Efficiently verifying mathematical proofs and computations has been a heavily researched topic within Computer Science. Particularly, even repetitive steps within a proof become much more complex and inefficient to validate as proof sizes grow. To solve this problem, we suggest viewing it through the lens of Incrementally Verifiable Computation (IVC). However, many IVC methods, including the state-of-the-art Nova recursive SNARKs, require proofs to be linear and for each proof step to be identical. This paper proposes Lova, a novel framework to verify mathematical proofs end-to-end that solves these problems. Particularly, our approach achieves a few novelties alongside the first-of-its-kind implementation of Nova: (i) an innovative proof splicing mechanism to generate independent proof sequences, (ii) a system of linear algorithms to verify a variety of mathematical logic rules, and (iii) a novel multiplexing circuit allowing non-homogeneous proof sequences to be verified together in a single Nova proof. The resulting Lova pipeline has linear prover time, constant verifying capability, dynamic/easy modification, and optional zero-knowledge privacy to efficiently validate mathematical proofs. We offer potential use cases for Lova to secure entire Cyber-Physical Systems (CPS) pipelines, as well as localized CPS systems in automotive and healthcare devices. Code is available at https://github.com/noelkelias/lova.
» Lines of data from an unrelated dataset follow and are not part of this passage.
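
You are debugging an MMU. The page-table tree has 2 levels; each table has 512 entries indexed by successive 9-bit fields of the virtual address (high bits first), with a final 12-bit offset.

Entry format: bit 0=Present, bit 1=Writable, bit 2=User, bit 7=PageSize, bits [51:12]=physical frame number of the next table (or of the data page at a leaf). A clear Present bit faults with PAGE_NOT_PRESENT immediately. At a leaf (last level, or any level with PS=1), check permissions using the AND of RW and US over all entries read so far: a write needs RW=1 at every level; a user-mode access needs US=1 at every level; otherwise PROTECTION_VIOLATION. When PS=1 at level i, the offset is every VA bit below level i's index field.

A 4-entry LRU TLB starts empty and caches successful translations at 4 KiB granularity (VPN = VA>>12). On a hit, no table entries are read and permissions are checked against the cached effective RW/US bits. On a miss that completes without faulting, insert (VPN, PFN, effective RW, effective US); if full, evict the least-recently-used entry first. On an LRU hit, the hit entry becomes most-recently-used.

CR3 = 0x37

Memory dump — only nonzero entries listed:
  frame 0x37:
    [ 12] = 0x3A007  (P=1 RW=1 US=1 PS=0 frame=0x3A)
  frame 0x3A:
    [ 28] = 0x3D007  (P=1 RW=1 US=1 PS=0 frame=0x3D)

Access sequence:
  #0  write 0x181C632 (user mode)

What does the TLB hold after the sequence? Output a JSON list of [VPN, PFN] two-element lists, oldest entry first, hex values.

Per-access translation:
#0 VA=0x181C632 (w,user):
  [0] read 0x37 idx=12: raw=0x3A007 flags P=1 W=1 U=1 S=0
  [1] read 0x3A idx=28: raw=0x3D007 flags P=1 W=1 U=1 S=0
  ⇒ phys 0x3D632  [2 reads]

TLB: [["0x181C", "0x3D"]]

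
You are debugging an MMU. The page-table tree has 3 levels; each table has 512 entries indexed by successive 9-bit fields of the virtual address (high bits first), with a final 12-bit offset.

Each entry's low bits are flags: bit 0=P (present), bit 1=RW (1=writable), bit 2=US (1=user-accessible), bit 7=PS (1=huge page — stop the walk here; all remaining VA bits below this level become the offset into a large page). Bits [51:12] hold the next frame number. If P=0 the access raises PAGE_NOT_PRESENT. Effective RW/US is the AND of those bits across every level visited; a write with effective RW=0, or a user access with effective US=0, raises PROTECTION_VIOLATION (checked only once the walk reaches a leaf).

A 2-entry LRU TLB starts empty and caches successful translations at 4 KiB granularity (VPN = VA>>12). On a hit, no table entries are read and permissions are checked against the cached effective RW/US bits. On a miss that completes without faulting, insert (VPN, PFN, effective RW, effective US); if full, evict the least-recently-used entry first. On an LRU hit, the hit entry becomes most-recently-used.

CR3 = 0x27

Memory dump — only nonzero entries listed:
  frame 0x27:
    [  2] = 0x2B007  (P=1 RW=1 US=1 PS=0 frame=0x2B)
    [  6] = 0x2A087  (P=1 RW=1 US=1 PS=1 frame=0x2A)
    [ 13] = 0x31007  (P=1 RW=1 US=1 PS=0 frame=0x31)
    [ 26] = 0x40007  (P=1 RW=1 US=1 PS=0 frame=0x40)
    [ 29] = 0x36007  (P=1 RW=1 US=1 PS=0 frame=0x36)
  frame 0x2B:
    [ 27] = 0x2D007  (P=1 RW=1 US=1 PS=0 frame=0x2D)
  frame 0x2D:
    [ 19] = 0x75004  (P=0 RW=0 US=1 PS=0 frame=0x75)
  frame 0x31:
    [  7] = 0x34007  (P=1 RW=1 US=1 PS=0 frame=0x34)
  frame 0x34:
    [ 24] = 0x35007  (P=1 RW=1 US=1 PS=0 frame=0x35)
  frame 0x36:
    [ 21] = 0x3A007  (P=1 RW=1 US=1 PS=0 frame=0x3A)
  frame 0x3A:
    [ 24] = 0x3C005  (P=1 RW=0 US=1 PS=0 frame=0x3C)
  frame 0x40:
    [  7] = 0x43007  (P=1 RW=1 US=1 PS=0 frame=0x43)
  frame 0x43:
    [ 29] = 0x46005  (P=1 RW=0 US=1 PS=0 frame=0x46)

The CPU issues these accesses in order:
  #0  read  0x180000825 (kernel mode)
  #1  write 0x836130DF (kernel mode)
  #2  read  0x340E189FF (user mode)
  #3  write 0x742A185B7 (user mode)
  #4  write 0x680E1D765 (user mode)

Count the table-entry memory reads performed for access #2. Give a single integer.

Trace:
#0 VA=0x180000825 (r,kernel):
  L0: frame=0x27 idx=6 entry=0x2A087 [P=1 RW=1 US=1 PS=1]
  ⇒ phys 0x2A825 (huge @L0)  [1 reads]
#1 VA=0x836130DF (w,kernel):
  L0: frame=0x27 idx=2 entry=0x2B007 [P=1 RW=1 US=1 PS=0]
  L1: frame=0x2B idx=27 entry=0x2D007 [P=1 RW=1 US=1 PS=0]
  L2: frame=0x2D idx=19 entry=0x75004 [P=0 RW=0 US=1 PS=0]
  ⇒ fault: PAGE_NOT_PRESENT  — 3 lookups
#2 VA=0x340E189FF (r,user):
  L0: frame=0x27 idx=13 entry=0x31007 [P=1 RW=1 US=1 PS=0]
  L1: frame=0x31 idx=7 entry=0x34007 [P=1 RW=1 US=1 PS=0]
  L2: frame=0x34 idx=24 entry=0x35007 [P=1 RW=1 US=1 PS=0]
  ⇒ phys 0x359FF  [3 reads]
#3 VA=0x742A185B7 (w,user):
  L0: frame=0x27 idx=29 entry=0x36007 [P=1 RW=1 US=1 PS=0]
  L1: frame=0x36 idx=21 entry=0x3A007 [P=1 RW=1 US=1 PS=0]
  L2: frame=0x3A idx=24 entry=0x3C005 [P=1 RW=0 US=1 PS=0]
  ⇒ fault: PROTECTION_VIOLATION  — 3 lookups
#4 VA=0x680E1D765 (w,user):
  L0: frame=0x27 idx=26 entry=0x40007 [P=1 RW=1 US=1 PS=0]
  L1: frame=0x40 idx=7 entry=0x43007 [P=1 RW=1 US=1 PS=0]
  L2: frame=0x43 idx=29 entry=0x46005 [P=1 RW=0 US=1 PS=0]
  ⇒ fault: PROTECTION_VIOLATION  — 3 lookups

Entries read for #2: 3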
Formal Verification of Nonlinear Hybrid Systems Using Decomposition

This paper introduces a procedure to prove the safety of large-scale nonlinear hybrid systems. Critical systems are prone to vulnerabilities due to increased complexity. Formal methods for hybrid systems struggle with the computational issues of continuous dynamics and identifying invariants for nonlinear theorem proving. We propose an approach that integrates multiple formal verification methods for hybrid systems. This approach uses reachability analysis and differential dynamic logic to model and verify the safety of critical systems. By decomposing the system into components, our approach reduces computational load, enhancing the formal verification process of critical systems against potential hazards. This approach offers a comprehensive framework for the safety of complex critical systems.